En allant à la chambre de Frédérique, il murmurait entre ses dents :
- Je lui avais pourtant dit qu'une imprudence pouvait le tuer raide. Et celle-ci peut compter pour une ! Une tendresse paternelle ! je voudrais bien voir qu'il en eût une autre. Mais, s'il croit que je vais m'en rapporter à sa parole ! Ah ! que tu le veuilles ou non, j'y mettrai bon ordre ! L'imbécile ! il pouvait se sauver en me la donnant. Il a manqué cette chance. Tant pis pour lui ! Il faut que Frédérique l'épouse, puisque c'est le seul moyen maintenant.
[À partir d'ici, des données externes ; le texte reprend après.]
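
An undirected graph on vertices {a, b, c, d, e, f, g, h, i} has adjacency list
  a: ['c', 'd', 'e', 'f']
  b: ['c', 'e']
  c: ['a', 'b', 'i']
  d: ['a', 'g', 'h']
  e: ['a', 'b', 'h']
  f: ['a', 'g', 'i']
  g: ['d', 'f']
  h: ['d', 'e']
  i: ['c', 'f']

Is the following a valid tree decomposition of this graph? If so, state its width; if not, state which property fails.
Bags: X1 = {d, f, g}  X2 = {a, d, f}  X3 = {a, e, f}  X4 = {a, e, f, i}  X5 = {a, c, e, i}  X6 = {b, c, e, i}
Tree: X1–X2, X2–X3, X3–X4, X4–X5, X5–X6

A tree decomposition must satisfy three properties: every vertex lies in some bag; for every edge, both endpoints lie together in some bag; and for every vertex, the bags containing it form a connected subtree. Here vertex h appears in no bag, so the decomposition is invalid.

No — vertex h appears in no bag.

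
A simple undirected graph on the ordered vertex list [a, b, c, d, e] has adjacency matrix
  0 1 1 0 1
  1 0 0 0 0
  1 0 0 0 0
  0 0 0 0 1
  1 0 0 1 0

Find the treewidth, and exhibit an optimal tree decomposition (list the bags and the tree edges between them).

Every bag has size at most 2, so the width is 2 − 1 = 1 and tw(G) ≤ 1. G has an edge, so its treewidth is at least 1. Combining the bounds, tw(G) = 1.

Treewidth 1.
One optimal decomposition is:
Bags: B1 = {a, b}  B2 = {a, e}  B3 = {a, c}  B4 = {d, e}
Tree: B1–B2, B1–B3, B2–B4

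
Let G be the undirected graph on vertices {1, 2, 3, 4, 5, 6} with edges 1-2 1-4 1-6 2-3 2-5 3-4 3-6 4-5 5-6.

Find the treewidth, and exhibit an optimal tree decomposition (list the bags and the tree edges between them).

The largest bag has 4 vertices, giving width 3; this decomposition certifies tw(G) ≤ 3. For the lower bound: the 4 vertex sets {3,4}, {2,5}, {6}, {1} are disjoint, each induces a connected subgraph, and every pair is joined by at least one edge of G. Contracting each set to a single vertex therefore yields K_{4} as a minor, and since treewidth is minor-monotone, tw(G) ≥ tw(K_{4}) = 3. Therefore the treewidth is 3.

Treewidth 3.
One such decomposition:
Bags: B1 = {2, 3, 4, 6}  B2 = {2, 4, 5, 6}  B3 = {1, 2, 4, 6}
Tree: B1–B2, B2–B3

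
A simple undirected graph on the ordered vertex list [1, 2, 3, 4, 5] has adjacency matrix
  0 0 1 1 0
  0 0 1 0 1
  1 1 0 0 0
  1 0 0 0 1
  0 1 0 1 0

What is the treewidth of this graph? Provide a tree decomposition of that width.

Treewidth 2.
One optimal decomposition is:
Bags: B1 = {1, 3, 4}  B2 = {2, 3, 4}  B3 = {2, 4, 5}
Tree: B1–B2, B2–B3

Each bag holds 3 vertices, so the decomposition has width 2, which upper-bounds the treewidth. The edges 4–1–3–2–5–4 form a cycle, so G is not a tree and its treewidth is at least 2. Therefore the treewidth is 2.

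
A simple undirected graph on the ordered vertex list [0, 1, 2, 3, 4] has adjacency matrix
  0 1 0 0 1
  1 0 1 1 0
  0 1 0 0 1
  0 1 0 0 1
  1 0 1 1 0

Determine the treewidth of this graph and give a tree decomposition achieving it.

The largest bag has 3 vertices, giving width 2; this decomposition certifies tw(G) ≤ 2. For the lower bound, G contains the cycle 4–2–1–0–4, so G is not a forest; only forests have treewidth ≤ 1, hence tw(G) ≥ 2. Therefore the treewidth is 2.

Treewidth 2.
One such decomposition:
Bags: B1 = {1, 2, 4}  B2 = {0, 1, 4}  B3 = {1, 3, 4}
Tree: B1–B2, B2–B3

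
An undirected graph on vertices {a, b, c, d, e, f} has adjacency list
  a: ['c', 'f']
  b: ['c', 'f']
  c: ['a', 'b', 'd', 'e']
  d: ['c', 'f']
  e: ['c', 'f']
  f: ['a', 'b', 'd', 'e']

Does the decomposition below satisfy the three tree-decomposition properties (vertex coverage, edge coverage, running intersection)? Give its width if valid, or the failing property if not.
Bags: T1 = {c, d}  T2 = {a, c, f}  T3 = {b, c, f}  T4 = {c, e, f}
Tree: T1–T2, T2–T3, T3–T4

No — edge (f,d) lies in no bag.

A tree decomposition must satisfy three properties: every vertex lies in some bag; for every edge, both endpoints lie together in some bag; and for every vertex, the bags containing it form a connected subtree. Here edge (f,d) lies in no bag, so the decomposition is invalid.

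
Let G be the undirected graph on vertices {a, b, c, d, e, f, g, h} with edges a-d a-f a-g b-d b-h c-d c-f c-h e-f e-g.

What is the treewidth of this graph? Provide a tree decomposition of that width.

Treewidth 2.
One optimal decomposition is:
Bags: B1 = {e, f, g}  B2 = {a, f, g}  B3 = {a, c, f}  B4 = {a, c, d}  B5 = {c, d, h}  B6 = {b, d, h}
Tree: B1–B2, B2–B3, B3–B4, B4–B5, B5–B6

The largest bag has 3 vertices, giving width 2; this decomposition certifies tw(G) ≤ 2. For the lower bound, G contains the cycle e–g–a–f–e, so G is not a forest; only forests have treewidth ≤ 1, hence tw(G) ≥ 2. Therefore the treewidth is 2.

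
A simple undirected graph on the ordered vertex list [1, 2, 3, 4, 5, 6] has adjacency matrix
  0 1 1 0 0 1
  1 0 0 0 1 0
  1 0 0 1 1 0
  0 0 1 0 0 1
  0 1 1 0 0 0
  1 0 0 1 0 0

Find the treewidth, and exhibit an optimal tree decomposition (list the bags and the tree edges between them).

Every bag has size at most 3, so the width is 3 − 1 = 2 and tw(G) ≤ 2. For the lower bound, G contains the cycle 4–6–1–3–4, so G is not a forest; only forests have treewidth ≤ 1, hence tw(G) ≥ 2. Hence tw(G) = 2 exactly.

Treewidth 2.
One optimal decomposition is:
Bags: B1 = {3, 4, 6}  B2 = {1, 3, 6}  B3 = {1, 3, 5}  B4 = {1, 2, 5}
Tree: B1–B2, B2–B3, B3–B4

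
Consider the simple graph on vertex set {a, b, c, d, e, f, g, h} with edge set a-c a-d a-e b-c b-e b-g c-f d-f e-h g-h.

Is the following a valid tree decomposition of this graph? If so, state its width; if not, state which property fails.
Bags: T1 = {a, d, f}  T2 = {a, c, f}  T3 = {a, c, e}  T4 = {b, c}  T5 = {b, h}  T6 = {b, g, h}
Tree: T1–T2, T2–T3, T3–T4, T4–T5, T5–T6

No — edge (e,b) lies in no bag.

A tree decomposition must satisfy three properties: every vertex lies in some bag; for every edge, both endpoints lie together in some bag; and for every vertex, the bags containing it form a connected subtree. Here edge (e,b) lies in no bag, so the decomposition is invalid.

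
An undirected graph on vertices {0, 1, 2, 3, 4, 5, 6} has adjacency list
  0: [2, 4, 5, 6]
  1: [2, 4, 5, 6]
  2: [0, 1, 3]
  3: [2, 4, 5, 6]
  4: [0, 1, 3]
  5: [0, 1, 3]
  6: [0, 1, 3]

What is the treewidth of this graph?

A width-3 tree decomposition is:
Bags: B1 = {0, 1, 2, 3}  B2 = {0, 1, 3, 6}  B3 = {0, 1, 3, 4}  B4 = {0, 1, 3, 5}
Tree: B1–B2, B2–B3, B3–B4
Each bag holds 4 vertices, so the decomposition has width 3, which upper-bounds the treewidth. For the lower bound: the 4 vertex sets {2,3}, {0,6}, {1}, {4} are disjoint, each induces a connected subgraph, and every pair is joined by at least one edge of G. Contracting each set to a single vertex therefore yields K_{4} as a minor, and since treewidth is minor-monotone, tw(G) ≥ tw(K_{4}) = 3. Combining the bounds, tw(G) = 3.

3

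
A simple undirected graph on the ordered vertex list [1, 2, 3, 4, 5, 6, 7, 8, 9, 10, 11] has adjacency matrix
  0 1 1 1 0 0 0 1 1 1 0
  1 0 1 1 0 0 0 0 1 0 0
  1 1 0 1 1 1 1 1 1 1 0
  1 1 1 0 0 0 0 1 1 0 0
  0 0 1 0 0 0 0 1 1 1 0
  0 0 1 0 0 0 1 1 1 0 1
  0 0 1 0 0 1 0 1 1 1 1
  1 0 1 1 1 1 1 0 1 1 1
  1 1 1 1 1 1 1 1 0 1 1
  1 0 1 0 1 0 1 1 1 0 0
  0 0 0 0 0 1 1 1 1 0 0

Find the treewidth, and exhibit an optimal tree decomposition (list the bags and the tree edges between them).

Each bag holds 5 vertices, so the decomposition has width 4, which upper-bounds the treewidth. On the other hand G contains the 5-clique {6, 7, 8, 9, 11}. A clique must lie in a single bag of any decomposition, so no decomposition can have width below 4. The upper and lower bounds meet at 4, so that is the treewidth.

Treewidth 4.
One such decomposition:
Bags: B1 = {1, 3, 4, 8, 9}  B2 = {1, 3, 8, 9, 10}  B3 = {3, 7, 8, 9, 10}  B4 = {3, 6, 7, 8, 9}  B5 = {1, 2, 3, 4, 9}  B6 = {6, 7, 8, 9, 11}  B7 = {3, 5, 8, 9, 10}
Tree: B1–B2, B2–B3, B3–B4, B1–B5, B4–B6, B3–B7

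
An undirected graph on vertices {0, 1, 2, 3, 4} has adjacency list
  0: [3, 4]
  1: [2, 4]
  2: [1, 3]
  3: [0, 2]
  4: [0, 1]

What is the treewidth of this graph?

A width-2 tree decomposition is:
Bags: B1 = {0, 2, 3}  B2 = {0, 2, 4}  B3 = {1, 2, 4}
Tree: B1–B2, B2–B3
The largest bag has 3 vertices, giving width 2; this decomposition certifies tw(G) ≤ 2. The edges 2–3–0–4–1–2 form a cycle, so G is not a tree and its treewidth is at least 2. The upper and lower bounds meet at 2, so that is the treewidth.

2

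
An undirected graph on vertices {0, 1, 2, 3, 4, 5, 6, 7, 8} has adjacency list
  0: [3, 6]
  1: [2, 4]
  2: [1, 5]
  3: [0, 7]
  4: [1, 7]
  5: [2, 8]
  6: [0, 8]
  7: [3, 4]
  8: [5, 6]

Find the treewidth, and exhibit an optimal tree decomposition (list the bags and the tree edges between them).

Treewidth 2.
Bags: B1 = {1, 2, 4}  B2 = {2, 4, 5}  B3 = {4, 5, 8}  B4 = {4, 6, 8}  B5 = {0, 4, 6}  B6 = {0, 3, 4}  B7 = {3, 4, 7}
Tree: B1–B2, B2–B3, B3–B4, B4–B5, B5–B6, B6–B7

The largest bag has 3 vertices, giving width 2; this decomposition certifies tw(G) ≤ 2. The edges 4–1–2–5–8–6–0–3–7–4 form a cycle, so G is not a tree and its treewidth is at least 2. The upper and lower bounds meet at 2, so that is the treewidth.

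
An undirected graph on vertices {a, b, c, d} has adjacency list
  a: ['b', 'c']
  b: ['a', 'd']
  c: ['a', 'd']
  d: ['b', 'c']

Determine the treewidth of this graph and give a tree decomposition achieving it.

The largest bag has 3 vertices, giving width 2; this decomposition certifies tw(G) ≤ 2. For the lower bound, G contains the cycle b–d–c–a–b, so G is not a forest; only forests have treewidth ≤ 1, hence tw(G) ≥ 2. Combining the bounds, tw(G) = 2.

Treewidth 2.
Bags: B1 = {b, c, d}  B2 = {a, b, c}
Tree: B1–B2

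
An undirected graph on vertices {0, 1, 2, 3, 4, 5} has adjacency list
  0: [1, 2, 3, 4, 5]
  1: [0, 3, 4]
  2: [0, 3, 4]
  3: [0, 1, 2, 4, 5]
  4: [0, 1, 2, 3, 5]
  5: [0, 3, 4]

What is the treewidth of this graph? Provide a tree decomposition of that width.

Treewidth 3.
One optimal decomposition is:
Bags: B1 = {0, 2, 3, 4}  B2 = {0, 1, 3, 4}  B3 = {0, 3, 4, 5}
Tree: B1–B2, B2–B3

Each bag holds 4 vertices, so the decomposition has width 3, which upper-bounds the treewidth. Conversely, {0, 1, 3, 4} is a clique of size 4, and the vertices of any clique must share a bag in every tree decomposition; so some bag has ≥ 4 vertices and tw(G) ≥ 3. Combining the bounds, tw(G) = 3.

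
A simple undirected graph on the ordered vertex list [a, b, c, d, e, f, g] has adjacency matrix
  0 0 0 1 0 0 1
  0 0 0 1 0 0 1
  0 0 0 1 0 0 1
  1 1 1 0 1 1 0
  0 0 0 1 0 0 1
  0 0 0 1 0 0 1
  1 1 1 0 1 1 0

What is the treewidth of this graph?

A width-2 tree decomposition is:
Bags: B1 = {d, f, g}  B2 = {b, d, g}  B3 = {a, d, g}  B4 = {d, e, g}  B5 = {c, d, g}
Tree: B1–B2, B2–B3, B3–B4, B4–B5
The largest bag has 3 vertices, giving width 2; this decomposition certifies tw(G) ≤ 2. For the lower bound, G contains the cycle d–f–g–b–d, so G is not a forest; only forests have treewidth ≤ 1, hence tw(G) ≥ 2. Hence tw(G) = 2 exactly.

2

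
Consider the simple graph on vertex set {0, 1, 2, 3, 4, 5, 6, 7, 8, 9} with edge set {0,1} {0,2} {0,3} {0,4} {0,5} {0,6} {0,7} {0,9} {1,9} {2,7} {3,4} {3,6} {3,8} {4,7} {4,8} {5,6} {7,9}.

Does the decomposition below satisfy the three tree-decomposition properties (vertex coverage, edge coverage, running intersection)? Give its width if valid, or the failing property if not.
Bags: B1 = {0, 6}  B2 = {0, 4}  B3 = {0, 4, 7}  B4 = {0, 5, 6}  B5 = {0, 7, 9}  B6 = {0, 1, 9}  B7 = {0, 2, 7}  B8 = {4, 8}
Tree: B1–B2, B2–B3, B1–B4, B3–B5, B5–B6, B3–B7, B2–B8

No — vertex 3 appears in no bag.

A tree decomposition must satisfy three properties: every vertex lies in some bag; for every edge, both endpoints lie together in some bag; and for every vertex, the bags containing it form a connected subtree. Here vertex 3 appears in no bag, so the decomposition is invalid.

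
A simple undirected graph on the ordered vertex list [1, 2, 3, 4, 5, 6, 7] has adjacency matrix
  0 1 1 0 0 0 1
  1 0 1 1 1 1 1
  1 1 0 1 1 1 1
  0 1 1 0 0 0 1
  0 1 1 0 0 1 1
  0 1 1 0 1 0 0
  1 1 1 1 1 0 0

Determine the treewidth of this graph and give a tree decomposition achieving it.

The largest bag has 4 vertices, giving width 3; this decomposition certifies tw(G) ≤ 3. On the other hand G contains the 4-clique {2, 3, 5, 6}. A clique must lie in a single bag of any decomposition, so no decomposition can have width below 3. Therefore the treewidth is 3.

Treewidth 3.
Bags: B1 = {1, 2, 3, 7}  B2 = {2, 3, 5, 7}  B3 = {2, 3, 4, 7}  B4 = {2, 3, 5, 6}
Tree: B1–B2, B1–B3, B2–B4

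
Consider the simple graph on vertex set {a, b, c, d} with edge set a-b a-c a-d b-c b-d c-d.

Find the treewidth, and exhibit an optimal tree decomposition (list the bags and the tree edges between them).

Treewidth 3.
Bags: B1 = {a, b, c, d}
Tree: (single bag)

With just one bag of size 4, the width is 4 − 1 = 3, so tw(G) ≤ 3. On the other hand G contains the 4-clique {a, b, c, d}. A clique must lie in a single bag of any decomposition, so no decomposition can have width below 3. Therefore the treewidth is 3.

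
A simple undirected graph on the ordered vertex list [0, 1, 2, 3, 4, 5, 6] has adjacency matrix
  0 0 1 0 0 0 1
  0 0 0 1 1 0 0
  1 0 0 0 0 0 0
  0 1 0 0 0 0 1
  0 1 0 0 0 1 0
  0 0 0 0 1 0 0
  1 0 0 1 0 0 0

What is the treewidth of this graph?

1

A width-1 tree decomposition is:
Bags: B1 = {0, 2}  B2 = {0, 6}  B3 = {3, 6}  B4 = {1, 3}  B5 = {1, 4}  B6 = {4, 5}
Tree: B1–B2, B2–B3, B3–B4, B4–B5, B5–B6
The largest bag has 2 vertices, giving width 1; this decomposition certifies tw(G) ≤ 1. Any graph with an edge has treewidth ≥ 1, and G has the edge 2–0. Hence tw(G) = 1 exactly.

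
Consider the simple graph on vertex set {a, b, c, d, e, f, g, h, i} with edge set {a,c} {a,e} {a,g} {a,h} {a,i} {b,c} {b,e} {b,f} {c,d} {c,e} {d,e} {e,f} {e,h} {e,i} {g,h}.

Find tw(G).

A width-2 tree decomposition is:
Bags: B1 = {a, e, i}  B2 = {a, e, h}  B3 = {a, c, e}  B4 = {c, d, e}  B5 = {b, c, e}  B6 = {b, e, f}  B7 = {a, g, h}
Tree: B1–B2, B1–B3, B3–B4, B4–B5, B5–B6, B2–B7
The largest bag has 3 vertices, giving width 2; this decomposition certifies tw(G) ≤ 2. Conversely, {a, g, h} is a clique of size 3, and the vertices of any clique must share a bag in every tree decomposition; so some bag has ≥ 3 vertices and tw(G) ≥ 2. Hence tw(G) = 2 exactly.

2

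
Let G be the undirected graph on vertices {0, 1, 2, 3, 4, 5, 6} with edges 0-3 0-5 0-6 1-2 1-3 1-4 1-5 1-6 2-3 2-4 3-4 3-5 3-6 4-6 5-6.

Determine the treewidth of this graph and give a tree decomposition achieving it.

Treewidth 3.
One such decomposition:
Bags: B1 = {1, 3, 5, 6}  B2 = {0, 3, 5, 6}  B3 = {1, 3, 4, 6}  B4 = {1, 2, 3, 4}
Tree: B1–B2, B1–B3, B3–B4

The largest bag has 4 vertices, giving width 3; this decomposition certifies tw(G) ≤ 3. Conversely, {0, 3, 5, 6} is a clique of size 4, and the vertices of any clique must share a bag in every tree decomposition; so some bag has ≥ 4 vertices and tw(G) ≥ 3. Hence tw(G) = 3 exactly.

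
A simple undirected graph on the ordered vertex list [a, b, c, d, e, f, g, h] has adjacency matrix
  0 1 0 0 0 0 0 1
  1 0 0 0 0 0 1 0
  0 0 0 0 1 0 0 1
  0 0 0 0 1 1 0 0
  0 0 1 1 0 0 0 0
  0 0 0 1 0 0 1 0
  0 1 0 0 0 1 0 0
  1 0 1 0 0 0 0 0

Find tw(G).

A width-2 tree decomposition is:
Bags: B1 = {a, c, h}  B2 = {a, c, e}  B3 = {a, d, e}  B4 = {a, d, f}  B5 = {a, f, g}  B6 = {a, b, g}
Tree: B1–B2, B2–B3, B3–B4, B4–B5, B5–B6
Every bag has size at most 3, so the width is 3 − 1 = 2 and tw(G) ≤ 2. The edges a–h–c–e–d–f–g–b–a form a cycle, so G is not a tree and its treewidth is at least 2. The upper and lower bounds meet at 2, so that is the treewidth.

2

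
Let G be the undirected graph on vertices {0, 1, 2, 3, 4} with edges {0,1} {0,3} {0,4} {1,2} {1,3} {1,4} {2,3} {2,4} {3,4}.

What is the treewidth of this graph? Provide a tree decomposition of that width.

The largest bag has 4 vertices, giving width 3; this decomposition certifies tw(G) ≤ 3. On the other hand G contains the 4-clique {0, 1, 3, 4}. A clique must lie in a single bag of any decomposition, so no decomposition can have width below 3. Hence tw(G) = 3 exactly.

Treewidth 3.
One such decomposition:
Bags: B1 = {1, 2, 3, 4}  B2 = {0, 1, 3, 4}
Tree: B1–B2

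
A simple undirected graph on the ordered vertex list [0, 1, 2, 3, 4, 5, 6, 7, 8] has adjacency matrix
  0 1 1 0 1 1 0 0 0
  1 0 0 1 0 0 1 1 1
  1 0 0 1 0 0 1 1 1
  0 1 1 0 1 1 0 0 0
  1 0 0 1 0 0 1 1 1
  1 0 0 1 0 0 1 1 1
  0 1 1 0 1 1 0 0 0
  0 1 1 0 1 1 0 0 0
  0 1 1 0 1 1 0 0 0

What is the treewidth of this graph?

A width-4 tree decomposition is:
Bags: B1 = {1, 2, 3, 4, 5}  B2 = {1, 2, 4, 5, 6}  B3 = {0, 1, 2, 4, 5}  B4 = {1, 2, 4, 5, 8}  B5 = {1, 2, 4, 5, 7}
Tree: B1–B2, B2–B3, B3–B4, B4–B5
Each bag holds 5 vertices, so the decomposition has width 4, which upper-bounds the treewidth. For the lower bound: the 5 vertex sets {3,4}, {2,6}, {0,1}, {5}, {8} are disjoint, each induces a connected subgraph, and every pair is joined by at least one edge of G. Contracting each set to a single vertex therefore yields K_{5} as a minor, and since treewidth is minor-monotone, tw(G) ≥ tw(K_{5}) = 4. Hence tw(G) = 4 exactly.

4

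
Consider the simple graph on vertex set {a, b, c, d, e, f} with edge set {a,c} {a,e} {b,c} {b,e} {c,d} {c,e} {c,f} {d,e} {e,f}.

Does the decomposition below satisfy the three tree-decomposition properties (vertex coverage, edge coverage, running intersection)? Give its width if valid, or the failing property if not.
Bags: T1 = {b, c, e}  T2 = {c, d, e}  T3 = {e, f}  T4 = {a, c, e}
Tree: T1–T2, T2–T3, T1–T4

No — edge (c,f) lies in no bag.

A tree decomposition must satisfy three properties: every vertex lies in some bag; for every edge, both endpoints lie together in some bag; and for every vertex, the bags containing it form a connected subtree. Here edge (c,f) lies in no bag, so the decomposition is invalid.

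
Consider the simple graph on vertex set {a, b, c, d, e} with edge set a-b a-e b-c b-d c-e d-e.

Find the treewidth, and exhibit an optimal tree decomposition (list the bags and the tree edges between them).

Treewidth 2.
One optimal decomposition is:
Bags: B1 = {b, c, e}  B2 = {a, b, e}  B3 = {b, d, e}
Tree: B1–B2, B2–B3

The largest bag has 3 vertices, giving width 2; this decomposition certifies tw(G) ≤ 2. For the lower bound, G contains the cycle c–b–a–e–c, so G is not a forest; only forests have treewidth ≤ 1, hence tw(G) ≥ 2. Hence tw(G) = 2 exactly.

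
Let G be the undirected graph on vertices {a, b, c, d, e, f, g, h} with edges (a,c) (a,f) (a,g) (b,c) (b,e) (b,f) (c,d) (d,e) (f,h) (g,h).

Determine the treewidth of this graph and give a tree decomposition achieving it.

Treewidth 2.
Bags: B1 = {b, d, e}  B2 = {b, c, d}  B3 = {b, c, f}  B4 = {a, c, f}  B5 = {a, f, h}  B6 = {a, g, h}
Tree: B1–B2, B2–B3, B3–B4, B4–B5, B5–B6

Each bag holds 3 vertices, so the decomposition has width 2, which upper-bounds the treewidth. Since e–d–c–b–e is a cycle in G, G is not acyclic. Forests are exactly the graphs of treewidth ≤ 1, so tw(G) ≥ 2. Therefore the treewidth is 2.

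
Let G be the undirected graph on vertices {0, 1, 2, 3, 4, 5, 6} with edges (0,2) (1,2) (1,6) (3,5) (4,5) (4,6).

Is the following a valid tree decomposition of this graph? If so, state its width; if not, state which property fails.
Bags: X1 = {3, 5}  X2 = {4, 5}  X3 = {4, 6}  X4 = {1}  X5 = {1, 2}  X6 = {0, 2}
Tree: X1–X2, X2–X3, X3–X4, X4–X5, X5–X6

No — edge (6,1) lies in no bag.

A tree decomposition must satisfy three properties: every vertex lies in some bag; for every edge, both endpoints lie together in some bag; and for every vertex, the bags containing it form a connected subtree. Here edge (6,1) lies in no bag, so the decomposition is invalid.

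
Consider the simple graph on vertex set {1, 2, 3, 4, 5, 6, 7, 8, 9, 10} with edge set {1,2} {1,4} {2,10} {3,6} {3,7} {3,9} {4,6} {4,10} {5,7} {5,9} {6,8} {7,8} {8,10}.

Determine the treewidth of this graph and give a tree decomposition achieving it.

The largest bag has 3 vertices, giving width 2; this decomposition certifies tw(G) ≤ 2. For the lower bound, G contains the cycle 9–5–7–3–9, so G is not a forest; only forests have treewidth ≤ 1, hence tw(G) ≥ 2. The upper and lower bounds meet at 2, so that is the treewidth.

Treewidth 2.
One such decomposition:
Bags: B1 = {3, 5, 9}  B2 = {3, 5, 7}  B3 = {3, 6, 7}  B4 = {6, 7, 8}  B5 = {4, 6, 8}  B6 = {4, 8, 10}  B7 = {1, 4, 10}  B8 = {1, 2, 10}
Tree: B1–B2, B2–B3, B3–B4, B4–B5, B5–B6, B6–B7, B7–B8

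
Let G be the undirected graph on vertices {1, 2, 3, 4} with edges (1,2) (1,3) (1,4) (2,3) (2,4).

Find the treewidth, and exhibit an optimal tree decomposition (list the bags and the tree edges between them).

Treewidth 2.
One such decomposition:
Bags: B1 = {1, 2, 4}  B2 = {1, 2, 3}
Tree: B1–B2

Each bag holds 3 vertices, so the decomposition has width 2, which upper-bounds the treewidth. On the other hand G contains the 3-clique {1, 2, 3}. A clique must lie in a single bag of any decomposition, so no decomposition can have width below 2. Combining the bounds, tw(G) = 2.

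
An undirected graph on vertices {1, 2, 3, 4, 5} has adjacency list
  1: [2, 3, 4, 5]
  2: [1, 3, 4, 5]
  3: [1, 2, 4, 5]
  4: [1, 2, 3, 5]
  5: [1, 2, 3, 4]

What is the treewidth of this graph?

4

A width-4 tree decomposition is:
Bags: B1 = {1, 2, 3, 4, 5}
Tree: (single bag)
With just one bag of size 5, the width is 5 − 1 = 4, so tw(G) ≤ 4. For the lower bound, the 5 vertices {1, 2, 3, 4, 5} are pairwise adjacent, and any tree decomposition puts a clique entirely inside one bag — forcing width ≥ 4. Therefore the treewidth is 4.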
Mais, au rebours de ce qui se passe dans Hamlet, je réponds que les plats refroidis de la noce pourront servir à une autre cérémonie. Faisons d'abord le mariage, il ne restera plus qu'à défaire le mari.
Il était devant la porte de la chambre de Frédérique.
- Il s'agit maintenant de préparer l'autre partie de la comédie tragique.
Il frappa à la porte, et Frédérique vint ouvrir.